Les lieux d’achat n’ont pas seulement des fonctions commerciales pour les consommateurs; ils ont également des fonctions sociales. Le marché est un lieu où s’établissent des réseaux de relations, où l’on échange des informations et où l’on fait des transactions. Le marché dépasse le simple cadre d’approvisionnement en produits de consommation. C’est aussi un lieu de communication qui a trait à tous les aspects de l’existence de l’homme, de la vie matérielle à la vie spirituelle: rencontres, cosmétiques, pagnes, restauration, voyants, etc.

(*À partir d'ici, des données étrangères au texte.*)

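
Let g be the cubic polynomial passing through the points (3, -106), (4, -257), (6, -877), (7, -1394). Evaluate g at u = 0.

Using the Lagrange interpolation formula with nodes 3, 4, 6, 7:
  L_0(u) = (u - 4)(u - 6)(u - 7) / -12
  L_1(u) = (u - 3)(u - 6)(u - 7) / 6
  L_2(u) = (u - 3)(u - 4)(u - 7) / -6
  L_3(u) = (u - 3)(u - 4)(u - 6) / 12
Then g(u) = -106·L_0(u) - 257·L_1(u) - 877·L_2(u) - 1394·L_3(u).
Expanding and collecting terms gives g(u) = -4u^3 - u^2 + 4u - 1.
Evaluating at u = 0: g(0) = -1.

-1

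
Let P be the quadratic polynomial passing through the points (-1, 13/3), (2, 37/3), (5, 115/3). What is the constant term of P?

5

Write P(x) = ax^2 + bx + c. Substituting each data point gives a linear system:
  a - b + c = 13/3
  4a + 2b + c = 37/3
  25a + 5b + c = 115/3
Solving the system yields a = 1, b = 5/3, c = 5.
So P(x) = x² + (5/3)x + 5.
The constant term is 5.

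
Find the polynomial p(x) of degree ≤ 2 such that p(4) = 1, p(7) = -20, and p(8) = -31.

Write p(x) = ax^2 + bx + c. Substituting each data point gives a linear system:
  16a + 4b + c = 1
  49a + 7b + c = -20
  64a + 8b + c = -31
Solving the system yields a = -1, b = 4, c = 1.
So p(x) = -x^2 + 4x + 1.
Check: p(7) = -20. ✓

p(x) = -x^2 + 4x + 1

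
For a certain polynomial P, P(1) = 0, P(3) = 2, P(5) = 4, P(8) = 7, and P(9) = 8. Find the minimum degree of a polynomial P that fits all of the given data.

Divided differences on the nodes 1, 3, 5, 8, 9:
  order 0: 0  2  4  7  8
  order 1: 1  1  1  1
  order 2: 0  0  0
  order 3: 0  0
  order 4: 0
The order-1 divided differences are all 1 (nonzero) and every higher order vanishes, so the data lies on a polynomial of degree exactly 1.

1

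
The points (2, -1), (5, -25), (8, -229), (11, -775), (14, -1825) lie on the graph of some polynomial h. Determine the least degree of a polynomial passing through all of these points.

Forward differences of the values at s = 2, 5, 8, 11, 14:
  h  : -1  -25  -229  -775  -1825
  Δ  : -24  -204  -546  -1050
  Δ^2: -180  -342  -504
  Δ^3: -162  -162
  Δ^4: 0
The third differences are constant (-162) and nonzero, while all higher differences vanish, so the minimal degree is 3.

3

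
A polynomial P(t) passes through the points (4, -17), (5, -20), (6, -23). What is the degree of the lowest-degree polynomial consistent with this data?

1

Forward differences of the values at t = 4, 5, 6:
  P  : -17  -20  -23
  Δ  : -3  -3
  Δ^2: 0
The first differences are constant (-3) and nonzero, while all higher differences vanish, so the minimal degree is 1.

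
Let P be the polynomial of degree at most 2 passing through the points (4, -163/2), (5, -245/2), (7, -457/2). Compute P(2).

-47/2

Write P(x) = ax^2 + bx + c. Substituting each data point gives a linear system:
  16a + 4b + c = -163/2
  25a + 5b + c = -245/2
  49a + 7b + c = -457/2
Solving the system yields a = -4, b = -5, c = 5/2.
So P(x) = -4x^2 - 5x + 5/2.
Then P(2) = -47/2.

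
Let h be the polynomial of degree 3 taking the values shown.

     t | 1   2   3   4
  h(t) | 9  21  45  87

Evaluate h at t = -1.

Using the Lagrange interpolation formula with nodes 1, 2, 3, 4:
  L_0(t) = (t - 2)(t - 3)(t - 4) / -6
  L_1(t) = (t - 1)(t - 3)(t - 4) / 2
  L_2(t) = (t - 1)(t - 2)(t - 4) / -2
  L_3(t) = (t - 1)(t - 2)(t - 3) / 6
Then h(t) = 9·L_0(t) + 21·L_1(t) + 45·L_2(t) + 87·L_3(t).
Expanding and collecting terms gives h(t) = t^3 + 5t + 3.
Evaluating at t = -1: h(-1) = -3.

-3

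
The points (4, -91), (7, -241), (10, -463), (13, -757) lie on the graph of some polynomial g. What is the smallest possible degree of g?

2

Forward differences of the values at n = 4, 7, 10, 13:
  g  : -91  -241  -463  -757
  Δ  : -150  -222  -294
  Δ^2: -72  -72
  Δ^3: 0
The second differences are constant (-72) and nonzero, while all higher differences vanish, so the minimal degree is 2.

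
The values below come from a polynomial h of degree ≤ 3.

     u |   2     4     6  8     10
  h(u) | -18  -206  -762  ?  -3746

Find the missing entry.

The 4 known points determine the degree-3 polynomial uniquely.
Write h(u) = au^3 + bu^2 + cu + d. Substituting each data point gives a linear system:
  8a + 4b + 2c + d = -18
  64a + 16b + 4c + d = -206
  216a + 36b + 6c + d = -762
  1000a + 100b + 10c + d = -3746
Solving the system yields a = -4, b = 2, c = 6, d = -6.
So h(u) = -4u^3 + 2u^2 + 6u - 6.
Then h(8) = -1878.

-1878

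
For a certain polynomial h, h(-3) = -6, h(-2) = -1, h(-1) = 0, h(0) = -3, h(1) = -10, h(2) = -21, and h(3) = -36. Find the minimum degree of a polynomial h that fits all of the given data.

Forward differences of the values at s = -3, -2, -1, 0, 1, 2, 3:
  h  : -6  -1  0  -3  -10  -21  -36
  Δ  : 5  1  -3  -7  -11  -15
  Δ^2: -4  -4  -4  -4  -4
  Δ^3: 0  0  0  0
  Δ^4: 0  0  0
  Δ^5: 0  0
  Δ^6: 0
The second differences are constant (-4) and nonzero, while all higher differences vanish, so the minimal degree is 2.

2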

L’analyse des lieux d’achat peut donc se faire par type de marché et de fonctions, mais dans ce cas, la difficulté est de comparer différentes situations locales. On peut mieux analyser les choix des lieux d’achat à travers les produits recherchés et les objectifs poursuivis.

Compte tenu de la difficulté de comparer les données quantitatives disponibles, nous nous sommes limités à traduire les informations et données disponibles en appréciations qualitatives.

Le premier mode d’achat reste important à Cotonou où 17 pour cent des ménages s’approvisionnent directement dans les nombreux marchés ruraux. En général l’approvisionnement dans les marchés ruraux n’est pas systématique. C’est à l’occasion de déplacements pour des raisons sociales et professionnelles que les «gens en profitent pour s’approvisionner». Ce sont donc les achats en gros et en détail en ville qui constituent les modalités dominantes.

On note partout le peu d’achats faits dans les supermarchés modernes, mais cette observation cache des spécificités sociales: en effet certaines catégories de cadres s’approvisionnent essentiellement dans les supermarchés. Les supérettes de quartier sont également très sollicitées pour les produits de supermarché (fromage, laits, saucissons, gâteaux, boissons, etc.) qu’elles vendent en détail.

Il en est de même des boucheries modernes (Bamako, Ouagadougou et Dakar) qui offrent une viande de qualité qui est préférée par les ménages moyens et aisés pour la préparation des plats qui demandent de la viande tendre (steak, etc.). Le classification de la viande est de type occidental (gigot, steak, épaule, entrecôte, etc.) et les prix sont fixes et plus élevés (CHEYNS, 1996).

L’acquisition du poisson et de la viande est essentiellement marchande.

En ce qui concerne les produits cuisinés les choix sont plus restreints et font plus appel à des critères de prix, de qualité, de confiance et de proximité (voir le tableau 1).